Shivering slightly under her loose jumper, Nooma walked briskly across the divided freeway that was still cloaked in haze. ‘Dawn is as grand as dusk’, she thought. To be as enduring as these trees, as appealing as those flowers, and as perfect as this instant—that was all that she wanted to be. Sorrows that kept her up at nights needed to be exhaled; they needed to be dissolved in air. And she would never inhale the air that disillusioned her, the air that poisoned her, the air that reduced her to nothingness. The long suffering had to end now. After all, it was not the passing of a human, but only that of an association nurtured for years. This was the time, she thought, to break this loop of despondency to emancipate her, instead of floundering about in a hollow circle hopelessly.

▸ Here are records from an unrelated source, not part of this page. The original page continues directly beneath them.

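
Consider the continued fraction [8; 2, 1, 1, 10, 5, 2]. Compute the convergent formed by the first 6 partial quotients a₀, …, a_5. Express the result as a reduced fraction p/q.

2267/270

Work from the innermost term outward:
Start with 5.
10 + 1/(5/1) = 10 + 1/5 = 51/5
1 + 1/(51/5) = 1 + 5/51 = 56/51
1 + 1/(56/51) = 1 + 51/56 = 107/56
2 + 1/(107/56) = 2 + 56/107 = 270/107
8 + 1/(270/107) = 8 + 107/270 = 2267/270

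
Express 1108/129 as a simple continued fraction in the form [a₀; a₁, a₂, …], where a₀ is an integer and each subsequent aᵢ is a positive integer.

[8; 1, 1, 2, 3, 3, 2]

Run the Euclidean algorithm, recording each quotient:
1108 ÷ 129 → quotient 8, remainder 76
129 ÷ 76 → quotient 1, remainder 53
76 ÷ 53 → quotient 1, remainder 23
53 ÷ 23 → quotient 2, remainder 7
23 ÷ 7 → quotient 3, remainder 2
7 ÷ 2 → quotient 3, remainder 1
2 ÷ 1 → quotient 2, remainder 0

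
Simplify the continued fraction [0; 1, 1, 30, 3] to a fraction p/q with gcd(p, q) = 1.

94/185

Start with 3.
30 + 1/(3/1) = 30 + 1/3 = 91/3
1 + 1/(91/3) = 1 + 3/91 = 94/91
1 + 1/(94/91) = 1 + 91/94 = 185/94
0 + 1/(185/94) = 0 + 94/185 = 94/185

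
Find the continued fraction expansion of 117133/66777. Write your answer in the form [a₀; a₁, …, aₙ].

117133 = 1·66777 + 50356, so a_0 = 1
66777 = 1·50356 + 16421, so a_1 = 1
50356 = 3·16421 + 1093, so a_2 = 3
16421 = 15·1093 + 26, so a_3 = 15
1093 = 42·26 + 1, so a_4 = 42
26 = 26·1 + 0, so a_5 = 26

[1; 1, 3, 15, 42, 26]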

Amidst the dense fog, a high-speed motor vehicle was approaching soundlessly when Nooma impulsively decided to cross the murky motorway to see the sights of the other side. Did she see Death propelling through the air a short distance away? It was so close! Dreadfully close. What if she stood unmoving, watching the giant thing come within her reach? But she wanted to live. She wanted to live amidst the brume that would fade away eventually. In a flash, she hurled herself towards the kerb. Did that just happen?
To Nooma, it was a concrete moment that denoted a novel purpose and signified her dormant desire. The recurrent laments that walloped her broken heart for a very long time ceased when she realised that her life was too precious to weep over disappearances. She, who aspired to be as strong as a diamond, could not allow herself to grieve over a man who loved her then because he did not love her today. It was the present day that mattered to her, not the romances and woes of yesterday. She fought to keep the muddled past and the weightless future at bay. The leeway in her present awareness enabled her to embrace the thought of starting afresh.
She was not a marionette, anymore.
2 responses to “Nooma at the Motel”
Based on a true story, by any chance?
No, I never dated a stargazing enthusiast. 🙂 Thank you very much for reading.